Infectious disease expert urges new national strategy to "coexist with COVID"
As the number of COVID-19 cases continues to grow across the country — with an alarming number of children being hospitalized in recent days — some experts are calling for a new approach to fight the pandemic.
One of those experts, Dr. Céline Gounder, joined "CBS Mornings" on Monday to explain why she's urging the Biden administration to update its national strategy for a "new normal" of life with COVID-19.
"We're going to have to coexist with COVID," she said.
The epidemiologist and infectious disease expert co-authored a letter published Thursday in the Journal of the American Medical Association outlining the proposal, which would not include the eradication or elimination of the virus.
Some of the key measures described in the letter include vaccination, wearing N95 or KN95 masks, improving ventilation and air filtration, and testing to figure out who's contagious and who's not, and who needs treatment.
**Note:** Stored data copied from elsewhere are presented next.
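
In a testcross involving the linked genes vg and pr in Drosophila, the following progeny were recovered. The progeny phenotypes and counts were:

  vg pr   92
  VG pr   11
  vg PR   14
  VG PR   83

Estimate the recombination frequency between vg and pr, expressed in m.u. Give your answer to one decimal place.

12.5 m.u.

The two most frequent classes, VG PR (83) and vg pr (92), are the parental types, so the F1 was VG PR / vg pr.
The recombinant classes are VG pr and vg PR: 11 + 14 = 25.
Recombination frequency = 25/200 = 0.1250 ≈ 12.5%, i.e. 12.5 m.u.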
The goal, Gounder said, is to save lives and prevent hospitalizations.
"And how do we do that safely, where people are not ending up in the hospital, where our hospital system is not buckling under the weight of all of those COVID cases as it is now?" Gounder said Monday.
Meanwhile, signs suggest the Omicron variant may hit the U.S. harder than in other countries. The number of reported daily cases topped 800,000 on one day last week, according to the U.S. Centers for Disease Control and Prevention. That does not include those who tested positive with at-home tests or have mild symptoms and never got tested at all.
Gounder noted that the number of hospitalizations includes children and adults who tested positive while being treated for another medical condition.
"Everybody who comes into the hospital gets tested because we need to sort out who needs to be in a COVID room versus a regular room. So everybody's getting a test," Gounder said. "And just because there's so much of it out there in the community, you're going to have some people who come in, you know, a kid with a broken arm who just happens to have COVID.
"This is something that epidemiologists, statisticians are trying to dig into to figure out how much of this is truly Omicron causing bad lung disease versus you just happen to have it," she said.
Despite a recent increase in breakthrough cases, Gounder said most of those infections tend to be "much less severe" compared to patients who are unvaccinated. About one-third of Americans still have not received a single vaccine shot, according to the CDC.
"Yes, we are seeing breakthrough infections even in people who are boosted, but they're like the common cold. They're not landing you in the hospital. These are not people we're having to put on a ventilator," she said, noting that doctors consider a case severe if a patient needs supplemental oxygen.
"So you might feel awful, but you're not requiring that extra oxygen," she said.
Gounder also said the expression "learn to live with COVID," can be problematic because it could lead people to let their guard down. The discussion of a new national strategy, she said, needs to start by looking into the response to past outbreaks of viral respiratory diseases.